Di tengah penetapan harga resmi oleh Pemerintah Provinsi Aceh, petani sawit di Kabupaten Aceh Barat Daya (Abdya) masih harus menelan pil pahit. Harga tandan buah segar (TBS) yang dibeli sejumlah pabrik di daerah ini masih bertahan di bawah Rp 3.000 per kilogram.
![]() |
Petani sawit Abdya mengangkut TBS meski harga jual masih di bawah penetapan. Foto: Ist |
BLANGPIDIE - Ketua Asosiasi Petani Kelapa Sawit Indonesia (APKASINDO) Abdya, Muazam, di Blangpidie, Selasa, mengatakan kondisi tersebut adalah ketimpangan yang terus berulang dan jelas merugikan petani.
“Petani kita masih menerima harga di bawah Rp 3.000, padahal hasil rapat penetapan harga oleh Dinas Perkebunan Aceh sudah jelas,” ujarnya.

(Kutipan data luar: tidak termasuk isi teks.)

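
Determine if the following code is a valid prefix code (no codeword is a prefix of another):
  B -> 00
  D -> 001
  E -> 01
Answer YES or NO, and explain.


Checking each pair (does one codeword prefix another?):
  B='00' vs D='001': prefix -- VIOLATION

NO -- this is NOT a valid prefix code. B (00) is a prefix of D (001).


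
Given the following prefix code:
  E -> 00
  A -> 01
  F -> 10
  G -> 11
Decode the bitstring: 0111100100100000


Decoding step by step:
Bits 01 -> A
Bits 11 -> G
Bits 10 -> F
Bits 01 -> A
Bits 00 -> E
Bits 10 -> F
Bits 00 -> E
Bits 00 -> E


Decoded message: AGFAEFEE


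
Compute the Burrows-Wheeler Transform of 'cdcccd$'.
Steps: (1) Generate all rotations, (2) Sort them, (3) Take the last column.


Rotations (sorted):
  0: $cdcccd -> last char: d
  1: cccd$cd -> last char: d
  2: ccd$cdc -> last char: c
  3: cd$cdcc -> last char: c
  4: cdcccd$ -> last char: $
  5: d$cdccc -> last char: c
  6: dcccd$c -> last char: c


BWT = ddcc$cc


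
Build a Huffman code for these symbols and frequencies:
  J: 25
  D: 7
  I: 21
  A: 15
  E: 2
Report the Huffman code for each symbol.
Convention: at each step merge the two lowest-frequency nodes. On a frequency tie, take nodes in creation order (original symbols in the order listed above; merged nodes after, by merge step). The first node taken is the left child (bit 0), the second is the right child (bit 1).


Huffman tree construction:
Step 1: Merge E(2) + D(7) = 9
Step 2: Merge (E+D)(9) + A(15) = 24
Step 3: Merge I(21) + ((E+D)+A)(24) = 45
Step 4: Merge J(25) + (I+((E+D)+A))(45) = 70
Read each symbol's code off the tree from the root (left child = 0, right child = 1).

Codes:
  J: 0 (length 1)
  D: 1101 (length 4)
  I: 10 (length 2)
  A: 111 (length 3)
  E: 1100 (length 4)
Average code length: 148/70 = 2.1143 bits/symbol


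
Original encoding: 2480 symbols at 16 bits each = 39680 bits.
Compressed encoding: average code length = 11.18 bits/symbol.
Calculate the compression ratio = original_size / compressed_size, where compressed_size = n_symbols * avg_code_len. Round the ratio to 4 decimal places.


original_size = n_symbols * orig_bits = 2480 * 16 = 39680 bits
compressed_size = n_symbols * avg_code_len = 2480 * 11.18 = 27726.4 bits
ratio = original_size / compressed_size = 39680 / 27726.4 = 1.4311

Compression ratio = 1.4311


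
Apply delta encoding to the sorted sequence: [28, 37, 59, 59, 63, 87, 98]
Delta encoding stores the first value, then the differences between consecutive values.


First value: 28
Deltas:
  37 - 28 = 9
  59 - 37 = 22
  59 - 59 = 0
  63 - 59 = 4
  87 - 63 = 24
  98 - 87 = 11


Delta encoded: [28, 9, 22, 0, 4, 24, 11]


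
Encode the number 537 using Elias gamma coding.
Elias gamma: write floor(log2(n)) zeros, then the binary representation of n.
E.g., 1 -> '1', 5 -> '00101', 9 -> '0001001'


num_bits = floor(log2(537)) + 1 = 10
leading_zeros = num_bits - 1 = 9
binary(537) = 1000011001

Elias gamma(537) = '000000000' + '1000011001' = 0000000001000011001 (19 bits)


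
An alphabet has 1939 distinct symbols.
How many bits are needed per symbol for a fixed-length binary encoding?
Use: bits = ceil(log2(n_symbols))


log2(1939) = 10.9211
Bracket: 2^10 = 1024 < 1939 <= 2^11 = 2048
So ceil(log2(1939)) = 11

bits = ceil(log2(1939)) = ceil(10.9211) = 11 bits


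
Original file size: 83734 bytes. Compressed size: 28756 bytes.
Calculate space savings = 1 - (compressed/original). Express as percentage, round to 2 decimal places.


ratio = compressed/original = 28756/83734 = 0.343421
savings = 1 - ratio = 1 - 0.343421 = 0.656579
as a percentage: 0.656579 * 100 = 65.66%

Space savings = 1 - 28756/83734 = 65.66%


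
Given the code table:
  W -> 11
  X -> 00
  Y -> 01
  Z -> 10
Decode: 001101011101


Decoding:
00 -> X
11 -> W
01 -> Y
01 -> Y
11 -> W
01 -> Y


Result: XWYYWY


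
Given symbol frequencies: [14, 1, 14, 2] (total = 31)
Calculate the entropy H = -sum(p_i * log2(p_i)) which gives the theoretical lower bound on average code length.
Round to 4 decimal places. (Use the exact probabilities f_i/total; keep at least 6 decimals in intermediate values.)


Per-symbol terms -p_i * log2(p_i) with p_i = f_i/31:
  p = 14/31 = 0.451613: log2(p) = -1.146841, -p*log2(p) = 0.517928
  p = 1/31 = 0.032258: log2(p) = -4.954196, -p*log2(p) = 0.159813
  p = 14/31 = 0.451613: log2(p) = -1.146841, -p*log2(p) = 0.517928
  p = 2/31 = 0.064516: log2(p) = -3.954196, -p*log2(p) = 0.255109
H = 0.517928 + 0.159813 + 0.517928 + 0.255109 = 1.450778

H = 1.4508 bits/symbol


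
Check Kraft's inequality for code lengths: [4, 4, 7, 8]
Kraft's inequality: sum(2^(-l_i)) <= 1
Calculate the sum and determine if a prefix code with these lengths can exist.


Sum = 2^(-4) + 2^(-4) + 2^(-7) + 2^(-8)
    = 0.0625 + 0.0625 + 0.0078125 + 0.00390625
    = 35/256 = 0.13671875
Since 0.13671875 <= 1, Kraft's inequality IS satisfied.
A prefix code with these lengths CAN exist.

Kraft sum = 0.13671875. Satisfied.


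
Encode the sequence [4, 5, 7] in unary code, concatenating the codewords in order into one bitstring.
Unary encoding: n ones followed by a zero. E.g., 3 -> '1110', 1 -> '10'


Encode each number as n ones followed by a terminating 0:
  4 -> 11110 (5 bits)
  5 -> 111110 (6 bits)
  7 -> 11111110 (8 bits)
Total length = 5 + 6 + 8 = 19 bits.

Unary([4, 5, 7]) = 1111011111011111110 (19 bits)


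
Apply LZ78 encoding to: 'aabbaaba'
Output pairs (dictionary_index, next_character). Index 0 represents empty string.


LZ78 encoding steps:
Dictionary: {0: ''}
Step 1: w='' (idx 0), next='a' -> output (0, 'a'), add 'a' as idx 1
Step 2: w='a' (idx 1), next='b' -> output (1, 'b'), add 'ab' as idx 2
Step 3: w='' (idx 0), next='b' -> output (0, 'b'), add 'b' as idx 3
Step 4: w='a' (idx 1), next='a' -> output (1, 'a'), add 'aa' as idx 4
Step 5: w='b' (idx 3), next='a' -> output (3, 'a'), add 'ba' as idx 5


Encoded: [(0, 'a'), (1, 'b'), (0, 'b'), (1, 'a'), (3, 'a')]


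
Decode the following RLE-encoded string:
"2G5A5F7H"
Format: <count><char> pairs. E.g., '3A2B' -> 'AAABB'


Expanding each <count><char> pair:
  2G -> 'GG'
  5A -> 'AAAAA'
  5F -> 'FFFFF'
  7H -> 'HHHHHHH'

Decoded = GGAAAAAFFFFFHHHHHHH


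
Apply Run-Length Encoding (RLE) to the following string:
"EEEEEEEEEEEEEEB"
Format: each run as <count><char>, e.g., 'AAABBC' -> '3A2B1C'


Scanning runs left to right:
  i=0: run of 'E' x 14 -> '14E'
  i=14: run of 'B' x 1 -> '1B'

RLE = 14E1B


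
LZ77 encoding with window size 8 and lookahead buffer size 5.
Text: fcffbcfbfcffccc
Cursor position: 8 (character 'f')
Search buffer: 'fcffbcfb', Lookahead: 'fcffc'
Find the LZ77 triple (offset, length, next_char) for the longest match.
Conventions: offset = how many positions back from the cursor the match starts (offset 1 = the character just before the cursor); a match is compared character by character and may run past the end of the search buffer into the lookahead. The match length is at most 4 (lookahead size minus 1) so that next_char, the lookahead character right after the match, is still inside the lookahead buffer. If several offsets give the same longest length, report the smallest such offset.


Try each offset into the search buffer:
  offset=1 (pos 7, char 'b'): match length 0
  offset=2 (pos 6, char 'f'): match length 1
  offset=3 (pos 5, char 'c'): match length 0
  offset=4 (pos 4, char 'b'): match length 0
  offset=5 (pos 3, char 'f'): match length 1
  offset=6 (pos 2, char 'f'): match length 1
  offset=7 (pos 1, char 'c'): match length 0
  offset=8 (pos 0, char 'f'): match length 4
Longest match has length 4 at offset 8.
next_char = character at position 8 + 4 = 12 -> 'c'

Best match: offset=8, length=4 (matching 'fcff' starting at position 0)
LZ77 triple: (8, 4, 'c')


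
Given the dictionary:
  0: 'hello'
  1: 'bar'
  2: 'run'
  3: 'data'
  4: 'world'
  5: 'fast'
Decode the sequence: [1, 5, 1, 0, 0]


Look up each index in the dictionary:
  1 -> 'bar'
  5 -> 'fast'
  1 -> 'bar'
  0 -> 'hello'
  0 -> 'hello'

Decoded: "bar fast bar hello hello"


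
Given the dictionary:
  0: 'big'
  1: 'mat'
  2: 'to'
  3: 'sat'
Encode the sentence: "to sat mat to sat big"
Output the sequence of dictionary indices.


Look up each word in the dictionary:
  'to' -> 2
  'sat' -> 3
  'mat' -> 1
  'to' -> 2
  'sat' -> 3
  'big' -> 0

Encoded: [2, 3, 1, 2, 3, 0]


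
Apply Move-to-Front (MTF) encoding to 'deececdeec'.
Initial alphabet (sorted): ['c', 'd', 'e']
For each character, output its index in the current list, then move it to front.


MTF encoding:
'd': index 1 in ['c', 'd', 'e'] -> ['d', 'c', 'e']
'e': index 2 in ['d', 'c', 'e'] -> ['e', 'd', 'c']
'e': index 0 in ['e', 'd', 'c'] -> ['e', 'd', 'c']
'c': index 2 in ['e', 'd', 'c'] -> ['c', 'e', 'd']
'e': index 1 in ['c', 'e', 'd'] -> ['e', 'c', 'd']
'c': index 1 in ['e', 'c', 'd'] -> ['c', 'e', 'd']
'd': index 2 in ['c', 'e', 'd'] -> ['d', 'c', 'e']
'e': index 2 in ['d', 'c', 'e'] -> ['e', 'd', 'c']
'e': index 0 in ['e', 'd', 'c'] -> ['e', 'd', 'c']
'c': index 2 in ['e', 'd', 'c'] -> ['c', 'e', 'd']


Output: [1, 2, 0, 2, 1, 1, 2, 2, 0, 2]


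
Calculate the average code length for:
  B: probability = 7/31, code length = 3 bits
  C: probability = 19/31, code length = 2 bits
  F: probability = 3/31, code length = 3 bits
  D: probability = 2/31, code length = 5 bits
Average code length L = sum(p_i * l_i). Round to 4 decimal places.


Weighted contributions p_i * l_i:
  B: (7/31) * 3 = 21/31
  C: (19/31) * 2 = 38/31
  F: (3/31) * 3 = 9/31
  D: (2/31) * 5 = 10/31
Sum = (21 + 38 + 9 + 10)/31 = 78/31

L = 78/31 = 2.5161 bits/symbol


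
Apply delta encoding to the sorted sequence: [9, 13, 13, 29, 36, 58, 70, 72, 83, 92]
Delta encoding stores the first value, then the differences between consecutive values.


First value: 9
Deltas:
  13 - 9 = 4
  13 - 13 = 0
  29 - 13 = 16
  36 - 29 = 7
  58 - 36 = 22
  70 - 58 = 12
  72 - 70 = 2
  83 - 72 = 11
  92 - 83 = 9


Delta encoded: [9, 4, 0, 16, 7, 22, 12, 2, 11, 9]


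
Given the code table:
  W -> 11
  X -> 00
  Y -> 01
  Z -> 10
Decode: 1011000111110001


Decoding:
10 -> Z
11 -> W
00 -> X
01 -> Y
11 -> W
11 -> W
00 -> X
01 -> Y


Result: ZWXYWWXY


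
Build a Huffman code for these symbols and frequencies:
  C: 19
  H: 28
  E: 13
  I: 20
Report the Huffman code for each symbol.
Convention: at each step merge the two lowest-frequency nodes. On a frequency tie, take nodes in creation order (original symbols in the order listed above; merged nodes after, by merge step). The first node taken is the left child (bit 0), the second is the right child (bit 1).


Huffman tree construction:
Step 1: Merge E(13) + C(19) = 32
Step 2: Merge I(20) + H(28) = 48
Step 3: Merge (E+C)(32) + (I+H)(48) = 80
Read each symbol's code off the tree from the root (left child = 0, right child = 1).

Codes:
  C: 01 (length 2)
  H: 11 (length 2)
  E: 00 (length 2)
  I: 10 (length 2)
Average code length: 160/80 = 2.0000 bits/symbol


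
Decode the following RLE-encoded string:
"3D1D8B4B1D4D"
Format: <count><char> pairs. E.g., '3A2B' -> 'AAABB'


Expanding each <count><char> pair:
  3D -> 'DDD'
  1D -> 'D'
  8B -> 'BBBBBBBB'
  4B -> 'BBBB'
  1D -> 'D'
  4D -> 'DDDD'

Decoded = DDDDBBBBBBBBBBBBDDDDD


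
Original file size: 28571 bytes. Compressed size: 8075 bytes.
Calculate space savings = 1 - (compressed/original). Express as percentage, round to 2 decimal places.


ratio = compressed/original = 8075/28571 = 0.282629
savings = 1 - ratio = 1 - 0.282629 = 0.717371
as a percentage: 0.717371 * 100 = 71.74%

Space savings = 1 - 8075/28571 = 71.74%


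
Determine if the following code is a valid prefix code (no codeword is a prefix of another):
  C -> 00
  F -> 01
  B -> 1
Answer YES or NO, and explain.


Checking each pair (does one codeword prefix another?):
  C='00' vs F='01': no prefix
  C='00' vs B='1': no prefix
  F='01' vs C='00': no prefix
  F='01' vs B='1': no prefix
  B='1' vs C='00': no prefix
  B='1' vs F='01': no prefix
No violation found over all pairs.

YES -- this is a valid prefix code. No codeword is a prefix of any other codeword.


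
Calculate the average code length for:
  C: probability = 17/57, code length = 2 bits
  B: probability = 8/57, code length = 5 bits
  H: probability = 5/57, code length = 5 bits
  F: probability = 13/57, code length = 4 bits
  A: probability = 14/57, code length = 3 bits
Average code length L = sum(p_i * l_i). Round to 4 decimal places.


Weighted contributions p_i * l_i:
  C: (17/57) * 2 = 34/57
  B: (8/57) * 5 = 40/57
  H: (5/57) * 5 = 25/57
  F: (13/57) * 4 = 52/57
  A: (14/57) * 3 = 42/57
Sum = (34 + 40 + 25 + 52 + 42)/57 = 193/57

L = 193/57 = 3.3860 bits/symbol


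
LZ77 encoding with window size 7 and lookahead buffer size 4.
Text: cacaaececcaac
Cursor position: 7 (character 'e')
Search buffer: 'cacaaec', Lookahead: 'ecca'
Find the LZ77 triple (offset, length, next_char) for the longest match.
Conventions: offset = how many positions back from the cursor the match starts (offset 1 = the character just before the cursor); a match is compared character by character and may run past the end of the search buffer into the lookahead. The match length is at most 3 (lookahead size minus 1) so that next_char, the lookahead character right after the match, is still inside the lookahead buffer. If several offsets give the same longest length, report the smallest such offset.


Try each offset into the search buffer:
  offset=1 (pos 6, char 'c'): match length 0
  offset=2 (pos 5, char 'e'): match length 2
  offset=3 (pos 4, char 'a'): match length 0
  offset=4 (pos 3, char 'a'): match length 0
  offset=5 (pos 2, char 'c'): match length 0
  offset=6 (pos 1, char 'a'): match length 0
  offset=7 (pos 0, char 'c'): match length 0
Longest match has length 2 at offset 2.
next_char = character at position 7 + 2 = 9 -> 'c'

Best match: offset=2, length=2 (matching 'ec' starting at position 5)
LZ77 triple: (2, 2, 'c')


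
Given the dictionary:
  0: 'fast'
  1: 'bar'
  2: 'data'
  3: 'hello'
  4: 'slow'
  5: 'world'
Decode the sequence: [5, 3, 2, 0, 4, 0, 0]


Look up each index in the dictionary:
  5 -> 'world'
  3 -> 'hello'
  2 -> 'data'
  0 -> 'fast'
  4 -> 'slow'
  0 -> 'fast'
  0 -> 'fast'

Decoded: "world hello data fast slow fast fast"


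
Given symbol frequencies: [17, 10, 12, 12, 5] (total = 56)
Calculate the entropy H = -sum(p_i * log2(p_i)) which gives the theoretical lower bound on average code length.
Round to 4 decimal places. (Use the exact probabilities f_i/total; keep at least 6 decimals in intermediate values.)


Per-symbol terms -p_i * log2(p_i) with p_i = f_i/56:
  p = 17/56 = 0.303571: log2(p) = -1.719892, -p*log2(p) = 0.522110
  p = 10/56 = 0.178571: log2(p) = -2.485427, -p*log2(p) = 0.443826
  p = 12/56 = 0.214286: log2(p) = -2.222392, -p*log2(p) = 0.476227
  p = 12/56 = 0.214286: log2(p) = -2.222392, -p*log2(p) = 0.476227
  p = 5/56 = 0.089286: log2(p) = -3.485427, -p*log2(p) = 0.311199
H = 0.522110 + 0.443826 + 0.476227 + 0.476227 + 0.311199 = 2.229589

H = 2.2296 bits/symbol


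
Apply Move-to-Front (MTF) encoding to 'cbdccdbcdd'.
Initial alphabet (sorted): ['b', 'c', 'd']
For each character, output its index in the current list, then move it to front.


MTF encoding:
'c': index 1 in ['b', 'c', 'd'] -> ['c', 'b', 'd']
'b': index 1 in ['c', 'b', 'd'] -> ['b', 'c', 'd']
'd': index 2 in ['b', 'c', 'd'] -> ['d', 'b', 'c']
'c': index 2 in ['d', 'b', 'c'] -> ['c', 'd', 'b']
'c': index 0 in ['c', 'd', 'b'] -> ['c', 'd', 'b']
'd': index 1 in ['c', 'd', 'b'] -> ['d', 'c', 'b']
'b': index 2 in ['d', 'c', 'b'] -> ['b', 'd', 'c']
'c': index 2 in ['b', 'd', 'c'] -> ['c', 'b', 'd']
'd': index 2 in ['c', 'b', 'd'] -> ['d', 'c', 'b']
'd': index 0 in ['d', 'c', 'b'] -> ['d', 'c', 'b']


Output: [1, 1, 2, 2, 0, 1, 2, 2, 2, 0]


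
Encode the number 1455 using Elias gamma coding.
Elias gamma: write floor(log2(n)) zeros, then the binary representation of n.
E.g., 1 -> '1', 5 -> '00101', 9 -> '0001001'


num_bits = floor(log2(1455)) + 1 = 11
leading_zeros = num_bits - 1 = 10
binary(1455) = 10110101111

Elias gamma(1455) = '0000000000' + '10110101111' = 000000000010110101111 (21 bits)


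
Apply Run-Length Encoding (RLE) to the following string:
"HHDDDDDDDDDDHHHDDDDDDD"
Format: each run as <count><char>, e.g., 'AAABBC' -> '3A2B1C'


Scanning runs left to right:
  i=0: run of 'H' x 2 -> '2H'
  i=2: run of 'D' x 10 -> '10D'
  i=12: run of 'H' x 3 -> '3H'
  i=15: run of 'D' x 7 -> '7D'

RLE = 2H10D3H7D


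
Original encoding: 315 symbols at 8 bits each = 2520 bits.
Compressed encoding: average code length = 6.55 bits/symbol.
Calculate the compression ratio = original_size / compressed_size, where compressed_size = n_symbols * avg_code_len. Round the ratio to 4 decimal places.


original_size = n_symbols * orig_bits = 315 * 8 = 2520 bits
compressed_size = n_symbols * avg_code_len = 315 * 6.55 = 2063.25 bits
ratio = original_size / compressed_size = 2520 / 2063.25 = 1.2214

Compression ratio = 1.2214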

Dalam rapat penetapan harga TBS pada 10 September 2025, Dinas Perkebunan Aceh telah menetapkan harga untuk umur tanaman 10–20 tahun sebesar Rp 3.459,54 per kilogram. Harga ini berlaku hingga minggu keempat September. Namun, di lapangan, angka tersebut tidak berjalan sesuai aturan.
Muazam menyebut, dengan rata-rata harga CPO Rp 14.581,25 per kilogram dan harga kernel Rp 13.633,57, pabrik seharusnya tidak punya alasan menekan harga beli TBS terlalu rendah.
“Angka-angka ini cukup untuk memberi harga yang layak. Tapi kenyataannya, petani tetap jadi korban,” tegasnya.
Ia menekankan bahwa masalah ini bukan sekadar teknis, tapi juga soal rasa keadilan.
“Selisih ini bukan hanya soal angka, tapi soal keadilan. Petani jangan terus-menerus jadi korban ketidaksesuaian antara harga penetapan dan praktik di lapangan,” katanya.
Muazam mendesak pemerintah daerah dan instansi terkait tidak tinggal diam. Menurutnya, pengawasan ketat terhadap pelaksanaan harga penetapan dan transparansi dalam sistem rendemen pabrik harus segera ditegakkan.
“Kalau ini dibiarkan terus menerus, petani sawit akan terus merugi. Apalagi biaya perawatan dan pupuk semakin mahal. Jangan sampai jerih payah petani hanya jadi angka di atas kertas,” ungkapnya.
Ia menutup dengan nada keras, menyoroti praktik pemotongan harga yang disebutnya sudah di luar batas.
“Petani juga bukan sapi peras. Dan pemotongan persen cukup tinggi sampai 6,5 persen. Para pemilik pabrik harusnya punya perasaan,” tutupnya.